How about you? What is the role of savings in your personal finance journey?
Original img credit: Two men with pipes posing as boxers / Deux hommes, pipes à la bouche, prenant une pose de boxeur by BiblioArchives / LibraryArchives, on Flickr
I started this blog to share what I know and what I was learning about personal finance. Along the way I’ve met and found many blogging friends. Please feel free to connect with me on the Beating Broke accounts: Twitter and Facebook.
You can also connect with me personally at Novelnaut, Thatedeguy, Shane Ede, and my personal Twitter.
I was always a saver! It helped me pick up my first home because you could assume the existing mortgage in those days. I picked up a fixer with a mortgage of 5.25 when the prevailing rate was 7%. A few years later, I used some savings to invest in income property. This was the beginning of financial freedom just 7 years later.

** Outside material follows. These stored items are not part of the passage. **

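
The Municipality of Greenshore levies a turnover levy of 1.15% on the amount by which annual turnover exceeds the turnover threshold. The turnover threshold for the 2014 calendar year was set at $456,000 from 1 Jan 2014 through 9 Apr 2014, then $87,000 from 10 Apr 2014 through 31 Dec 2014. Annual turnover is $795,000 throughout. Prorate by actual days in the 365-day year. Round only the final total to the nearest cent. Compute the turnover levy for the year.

1 Jan – 9 Apr 2014: 99 days, exemption $456,000 → ($795,000 − $456,000) × 1.15% × 99/365 = $1,057.4014
10 Apr – 31 Dec 2014: 266 days, exemption $87,000 → ($795,000 − $87,000) × 1.15% × 266/365 = $5,933.6219
Total = $6,991.0233

$6,991.02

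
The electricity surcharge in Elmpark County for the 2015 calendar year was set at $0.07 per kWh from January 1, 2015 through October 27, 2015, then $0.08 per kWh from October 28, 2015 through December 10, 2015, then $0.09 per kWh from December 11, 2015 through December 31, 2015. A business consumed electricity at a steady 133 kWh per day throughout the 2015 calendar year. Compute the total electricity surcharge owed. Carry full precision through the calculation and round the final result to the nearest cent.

January 1 – October 27, 2015: 300 days × 133 kWh/day = 39,900 kWh at $0.07/kWh → $2793.00
October 28 – December 10, 2015: 44 days × 133 kWh/day = 5,852 kWh at $0.08/kWh → $468.16
December 11 – December 31, 2015: 21 days × 133 kWh/day = 2,793 kWh at $0.09/kWh → $251.37

$3512.53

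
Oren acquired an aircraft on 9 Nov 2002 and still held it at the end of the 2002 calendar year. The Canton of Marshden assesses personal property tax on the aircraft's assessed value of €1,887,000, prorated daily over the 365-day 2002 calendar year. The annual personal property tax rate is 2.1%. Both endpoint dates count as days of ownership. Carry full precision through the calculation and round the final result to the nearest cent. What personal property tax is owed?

€5,754.06

Days held (9 Nov – 31 Dec 2002): 53 out of 365
Tax = €1,887,000 × 2.1% × 53/365 = €5,754.0575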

William @ Bite the Bullet says
I’ve always thought of saving and investing being related, but different. The mental part of saving is the simple part: denying a spending urge and setting money aside. Investing is a little more involved: now I need to make decisions about WHERE I’m going to put the money.
Many people don’t have a problem with the first part. It’s the second part that scares them. My late father-in-law kept all his investments in a savings account. Of course, those were the days when you could still get a return on a savings account, but that wasn’t the reason: he just didn’t trust himself to make “good investments.”
Nick @ ayoungpro.com says
Savings fill two roles for me. The first is an emergency fund, the second is an opportunity fund. An opportunity fund is just money I have set aside to take advantage of any cool opportunities that come my way.
Even when you know the difference between saving and investing, you don’t always make that leap to understanding why investing is so important if your goal is financial independence. Nice post.
Shawn @ PipsToday says
I am agree with your point “Reliable income is the key”. Yes, today many way are available for invest money but it’s true every field having risk. I am also planning to invest in real estate but I have found some real estate blogger suggest here two type of investment first buy then sell and second is buy for long term, when I buy for long term that condition maintenance expenses other therefore I am plan to invest in dividend stocks or special types of stock that often pay high dividends but have limited upside. Emergency fund is best and save side always, this side I have saved 15% each month.
B at Fire The Boss says
Reliable income is indeed key, but it depends on where you are in your life. For me (25 years old, steady job with massive growth opportunities) I’m more into investing as much as I can as aggressive as I can while keeping expenses low. That makes sure I have the largest chance to create wealth for myself. When I approach my FIRE date sure I’m focusing more on paying down debt and creating steady income streams.